Licensing private outer space activities

05 July 2019

Yanal Abul Failat


In our latest blog, Yanal Abul Failat, Associate of LXL and co consulting editor of Outer Space Law, discusses how the increasing shift to the private sector has triggered a complete repositioning of regulatory attention toward the enactment of national space laws.

During the 20th twentieth century, the so-called ‘Space Race’ was about the strength of spacefaring nations such as the United States (US) and the former Union of Soviet Socialist Republics (USSR), later Russia.  In the 21st century, private actors, who have been competing in developing and undertaking a range of space activities, have now largely occupied the arena of space, including in the areas of broadcasting, mining near-Earth objects, space transport, space tourism, operating launches, spaceports and satellite communications. While private entities were not excluded from undertaking space exploration in the past, they were not direct participants either. These actors have, however, now become more and more involved because of a long process of development down the years.

The current space law regime regulating private space activities is based on a package of treaties, dating back to the 1960s and 1970s. The principal treaty, the Outer Space Treaty 1967, provides that outer space is the province of all humanity and permits (or rather does not prohibit) private activity, yet fails to regulate it. The Outer Space Treaty also provides that States are responsible for authorising and supervising private activities and bear international liability for any damage or loss arising from them. This approach differs from the classical international law approach, whereby States are not internationally liable for acts of their nationals. It follows from the current international space liability regime that the rise of private activity increases exposure to liability among spacefaring nations.

This increasing shift to the private sector has triggered a complete repositioning of regulatory attention toward the enactment of national space laws designed to foster and govern commercial space activities, science and research. One source notes that the international community’s principal objective in the private space sector is to induce States to implement an adequate legal framework for private activities pursuant to which State responsibility may exist. International space law, however, neither stipulates the legal form of such a national regulatory regime nor gives any guidance on how States should discharge their obligations under the space treaties. In designing such frameworks, States ought to maintain a level of control over the private use and exploration of outer space, pass some of their international responsibility onto private operators and fill any regulatory voids that arise from the space treaties, which have proved inadequate in dealing with the private space sector. Further, they should seek to provide for the safety and protection of their citizens, protect the terrestrial environment (e.g. from space debris) and safeguard any national interests. Naturally, a coherent framework would promote predictability and transparency, which is necessary to provide spacefarers with a stable and credible investment climate. Licensing can also serve as a government seal of approval to facilitate equity investment and financing of a commercial space project.
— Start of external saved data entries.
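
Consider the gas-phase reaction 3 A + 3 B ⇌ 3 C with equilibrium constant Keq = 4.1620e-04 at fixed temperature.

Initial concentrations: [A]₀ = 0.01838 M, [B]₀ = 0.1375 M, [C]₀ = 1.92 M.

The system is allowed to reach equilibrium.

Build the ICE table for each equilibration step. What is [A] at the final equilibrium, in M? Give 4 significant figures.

[A]_eq = 1.706 M

Q₀ = 4.3849e+08 vs Keq = 4.1620e-04 ⇒ Q>K, reverse
Step 1:
                    A           B           C
  I           0.01838      0.1375        1.92
  C             1.688       1.688      -1.688
  E             1.706       1.825      0.2325
  solve Keq expr → x = -0.5625; check Q = 4.1620e-04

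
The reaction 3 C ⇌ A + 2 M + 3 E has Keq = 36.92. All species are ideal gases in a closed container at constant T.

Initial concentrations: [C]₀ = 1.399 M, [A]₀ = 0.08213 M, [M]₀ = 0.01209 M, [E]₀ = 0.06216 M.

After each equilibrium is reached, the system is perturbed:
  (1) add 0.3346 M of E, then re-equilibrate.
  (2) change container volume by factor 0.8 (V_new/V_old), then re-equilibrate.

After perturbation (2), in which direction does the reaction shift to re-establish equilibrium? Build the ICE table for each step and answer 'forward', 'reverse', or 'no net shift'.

Direction: reverse

Q₀ = 1.0530e-09 vs Keq = 36.92 ⇒ Q<K, forward
Step 1:
                   C          A          M          E
  init         1.399    0.08213    0.01209    0.06216
  Δ           -1.157     0.3858     0.7716      1.157
  eq          0.2417     0.4679     0.7836      1.219
  solve Keq expr → x = 0.3858; check Q = 36.92
Then add 0.3346 M of E.
Step 2:
                   C          A          M          E
  init        0.2417     0.4679     0.7836      1.554
  Δ          0.04609   -0.01536   -0.03073   -0.04609
  eq          0.2878     0.4525     0.7529      1.508
  solve Keq expr → x = -0.01536; check Q = 36.92
Then change container volume by factor 0.8 (V_new/V_old).
Step 3:
                   C          A          M          E
  init        0.3597     0.5657     0.9411      1.885
  Δ          0.05878   -0.01959   -0.03919   -0.05878
  eq          0.4185     0.5461      0.902      1.826
  solve Keq expr → x = -0.01959; check Q = 36.92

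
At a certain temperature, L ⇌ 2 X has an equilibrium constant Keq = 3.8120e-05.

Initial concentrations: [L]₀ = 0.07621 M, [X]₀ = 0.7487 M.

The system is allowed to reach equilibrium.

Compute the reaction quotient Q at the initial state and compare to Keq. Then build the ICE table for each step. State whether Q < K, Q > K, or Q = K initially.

Q₀ = 7.355 vs Keq = 3.8120e-05 ⇒ Q>K, reverse
Step 1:
                   L          X
  init       0.07621     0.7487
  Δ           0.3723    -0.7446
  eq          0.4485   0.004135
  solve Keq expr → x = -0.3723; check Q = 3.8120e-05

Q₀ = 7.355; Q > K (proceeds reverse)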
The international responsibility of States for private activities and other international obligations has prompted the development by a number of States of national legal frameworks governing space activities.  A number of States are becoming active in the arena of space, whether through governmental or private activities. Technology is advancing at a fast pace so that, even in non-spacefaring countries, a range of players are involved in the space sector, including private space companies (e.g. satellite operators or owners), research institutions and enthusiasts. An increasing number of States are opting for licensing or an equivalent authorisation regime to regulate private space activities. These states have established or are in the process of creating national space agencies, which are afforded regulatory rights in respect of authorisation, supervision, registration, compliance monitoring, transfer of ownership, and control over space activities.
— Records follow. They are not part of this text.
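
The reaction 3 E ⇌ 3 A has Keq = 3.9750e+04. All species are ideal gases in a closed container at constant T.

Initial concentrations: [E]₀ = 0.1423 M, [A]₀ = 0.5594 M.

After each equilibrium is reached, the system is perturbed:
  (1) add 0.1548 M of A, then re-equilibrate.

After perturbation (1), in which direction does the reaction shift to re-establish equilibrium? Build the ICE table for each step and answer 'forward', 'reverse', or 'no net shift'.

Direction: reverse

Q₀ = 60.75 vs Keq = 3.9750e+04 ⇒ Q<K, forward
Step 1:
                  E         A
  Initial    0.1423    0.5594
  Change    -0.1223    0.1223
  Equil     0.01998    0.6817
  solve Keq expr → x = 0.04077; check Q = 3.9750e+04
Then add 0.1548 M of A.
Step 2:
                  E         A
  Initial   0.01998    0.8365
  Change   0.004407 -0.004407
  Equil     0.02438    0.8321
  solve Keq expr → x = -0.001469; check Q = 3.9750e+04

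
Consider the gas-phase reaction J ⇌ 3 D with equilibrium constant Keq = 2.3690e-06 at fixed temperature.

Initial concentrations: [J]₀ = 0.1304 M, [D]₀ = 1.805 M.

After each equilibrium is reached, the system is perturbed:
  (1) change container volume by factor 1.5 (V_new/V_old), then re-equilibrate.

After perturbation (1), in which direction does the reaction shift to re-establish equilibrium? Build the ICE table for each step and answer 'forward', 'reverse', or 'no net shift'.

Direction: forward

Q₀ = 45.1 vs Keq = 2.3690e-06 ⇒ Q>K, reverse
Step 1:
                   J          D
  Initial     0.1304      1.805
  Change      0.5977     -1.793
  Equil       0.7281    0.01199
  solve Keq expr → x = -0.5977; check Q = 2.3690e-06
Then change container volume by factor 1.5 (V_new/V_old).
Step 2:
                   J          D
  Initial     0.4854   0.007995
  Change  -8.2516e-04   0.002475
  Equil       0.4846    0.01047
  solve Keq expr → x = 8.2516e-04; check Q = 2.3690e-06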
These frameworks function in conjunction with international laws to protect States and private players from the legal inadequacies of the international space treaties with regard to such matters such as liability, safety and environmental damage. Furthermore, domestic regimes are designed to attract investment in, and the development of, the commercial space sector.  No less than 32 States (regulating States) have enacted at least one law, resolution, edict, decree or some other form of legislation or policy to regulate space activities. The scope and content of regulatory and licensing regimes differ worldwide and are shaped by the features, number and range of space activities that are authorised and supervised by the relevant governments. A regulating State’s compliance obligations and responsibility for space activities over which it has jurisdiction under article VI of the Outer Space Treaty must be taken into account when designing any authorising or licensing framework.

Generally speaking, while regulating States have established national legal frameworks given the need to meet obligations under international law and to achieve similar policy objectives under their national regimes; they have done so differently, thus resulting, to an extent, in the fragmentation of the outer space legal framework. For example, most regulating States are indemnified by licensees against any liability to the third parties arising from private space activity, yet the requirements and levels for third party insurance vary. Private operators may, therefore ‘forum-shop’ and choose to be regulated by a State whose regime suits them, whether in terms of licence conditions, indemnification requirements, safety and operations standards, and tax. This is even more so with start-ups based in non-spacefaring countries or States that have no or minimal regulation. The development of outer space activities, technology and the space industry is highly dependent on the applicable legal framework, and it is natural for private entities to seek to operate from jurisdictions that incentivise them, are capable of sustaining the sector, and keep pace with developments over time, allowing for prosperity and advancement to the benefit of States, private players and humankind.